Out of Sight, Out of Sunlight

If you’ve ever explored a cave, you already know the temperature inside is cooler than the air outside. An underground room, such as a basement, will also usually be cooler than the rooms on upper levels. While our early ancestors instinctively gravitated to these dark and deep places to get away from the blazing sun, not everyone liked to live in damp and completely sunless spaces. Some people therefore discovered that using mud to build houses could keep the interiors relatively cool, while allowing in some light through either a hole in the roof or small windows. 

Mud dwellings built by the Pueblo Indians in the American Southwest are still standing.
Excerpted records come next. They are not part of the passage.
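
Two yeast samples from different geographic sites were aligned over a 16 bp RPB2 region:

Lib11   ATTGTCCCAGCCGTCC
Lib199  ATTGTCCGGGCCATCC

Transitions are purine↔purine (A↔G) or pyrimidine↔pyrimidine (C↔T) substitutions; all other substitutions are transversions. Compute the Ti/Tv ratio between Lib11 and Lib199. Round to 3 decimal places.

2.000

Mismatches occur at site 8 (C→G, transversion), site 9 (A→G, transition), site 13 (G→A, transition).
Of the 3 differences, 2 transitions and 1 transversion, so Ti/Tv = 2/1 = 2.000.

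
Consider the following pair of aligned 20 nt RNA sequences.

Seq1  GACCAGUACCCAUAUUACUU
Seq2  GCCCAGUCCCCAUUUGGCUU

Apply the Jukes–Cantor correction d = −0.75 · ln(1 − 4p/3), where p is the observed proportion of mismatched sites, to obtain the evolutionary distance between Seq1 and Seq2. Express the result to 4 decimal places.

The sequences differ at positions 2 (A/C), 8 (A/C), 14 (A/U), 16 (U/G), 17 (A/G).
p = 5/20 = 0.250000.
d = −0.75 · ln(1 − (4/3)·0.250000) = −0.75 · ln(0.666667) = −0.75 · (-0.405465) = 0.3041.

0.3041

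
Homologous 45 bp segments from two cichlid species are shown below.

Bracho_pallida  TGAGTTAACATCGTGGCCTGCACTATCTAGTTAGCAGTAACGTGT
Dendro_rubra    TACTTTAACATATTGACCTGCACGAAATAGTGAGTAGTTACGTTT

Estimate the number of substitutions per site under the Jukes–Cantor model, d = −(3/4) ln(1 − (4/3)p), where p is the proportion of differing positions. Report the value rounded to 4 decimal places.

0.3648

The sequences differ at positions 2 (G/A), 3 (A/C), 4 (G/T), 12 (C/A), 13 (G/T), 16 (G/A), 24 (T/G), 26 (T/A), 27 (C/A), 32 (T/G), 35 (C/T), 39 (A/T), 44 (G/T).
p = 13/45 = 0.288889.
d = −0.75 · ln(1 − (4/3)·0.288889) = −0.75 · ln(0.614815) = −0.75 · (-0.486434) = 0.3648.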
You can also find mud houses in many parts of Africa. But other early peoples, such as a few ancestors of the Pueblo Indians, found a loftier way to stay cool: They built homes under the ridge of a cliff to create shade. A remarkable example is the 13th-century Cliff Palace found in Colorado’s Mesa Verde National Park. Dwellings for about 100 people were built into a cliff, whose massive upper ridge sheltered many of the buildings from the hot sun for at least part of the day.


TIPS FOR TODAY

If you don’t fancy living in a cave or cellar or under a jutting cliff, here are a few “shady” things you can do to lower the heat:

• Keep your blinds and curtains shut during the hottest part of the day to block out the light. 

• Add awnings to windows — the shade they provide will cool the air before it drifts inside your home. A covered porch will do the same thing.

• If you don’t want to build an entire porch, consider adding an overhang to the roof — it will also stop the summer sun from directly hitting your house. 

• Planting shade trees is yet another way to protect your home from the blazing sun. 

• If you’ll be outside, use a parasol to create shade.


Photo: Shutterstock

Water Ways

“Go jump in a lake” might be the most sensible advice on a hot day. We Jews, of course, had our mikvaos, which were pleasantly cool. The Romans were enthusiastic builders of bathhouses that had both heated and cold waters to bathe in. The cold pool was called a frigidarium, and the term was also used for separate swimming pools that were built in some cities and palaces. In Eretz Yisrael, Herod built elaborate palaces in Masada, Jericho, and Herodium, which included bathhouses and swimming pools, and the remains of some of them can still be seen today.